А что насчет того, где выйдет приземлиться, —
земля везде тверда; рекомендую США».
Это строки из стихотворения, которое Иосиф Бродский посвятил Михаилу Барышникову в 1976 году, так его и назвав — «Михаилу Барышникову». За время, прошедшее с того момента, как Бродский поставил в нем финальную точку, и до дня, когда Барышников вышел на сцену Нового Рижского театра с чемоданом в руках, перевернулось многое, но вот одно точно осталось неизменным — его ничуть не стершийся талант.
Про постановку «Бродский/Барышников» говорить начали сразу и много. И с самого начала печально предвещали: билетов будет не достать. Зал, рассчитанный на 470 человек, всех желающих, оккупировавших его кассы и сайт, вместить явно не мог. С последнего одна за другой исчезали заветные даты: сначала на октябрь, потом на ноябрь, в кассах стояли очереди, место в которых люди не стеснялись занимать чуть ли не за сутки до старта продаж. То, что успевшие достать билет будут добираться «на Барышникова» самолетом, поездом, машиной, никаким сюрпризом тоже не было — шансы, что когда-нибудь он выйдет на петербургскую или московскую сцену, по-прежнему минимальны. Так что для многих зрителей весь этот предпремьерный ажиотаж стал частью культа — выстрадать свой билет они были явно не против.

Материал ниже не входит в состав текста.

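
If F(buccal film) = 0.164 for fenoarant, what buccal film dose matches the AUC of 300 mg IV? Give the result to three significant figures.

For equal systemic exposure: F × D_ev = D_iv
D_ev = D_iv / F = 300 / 0.164 = 1829.27 mg

D_buccal = 1830 mg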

Отношение самого Михаила Барышникова ко всей этой шумихе легко передать всего в паре фраз, а если точнее, в специальном объявлении, сделанном перед началом спектакля сразу на нескольких языках: «Личная просьба артиста: во время постановки не снимать. Если вам это так сильно нужно, снимать можно во время поклонов». И все как один, укоренные этим «так сильно нужно», действительно выключают и убирают телефоны — за время спектакля из зала не донесется ни единого звука — на зависть самым громким московским премьерам.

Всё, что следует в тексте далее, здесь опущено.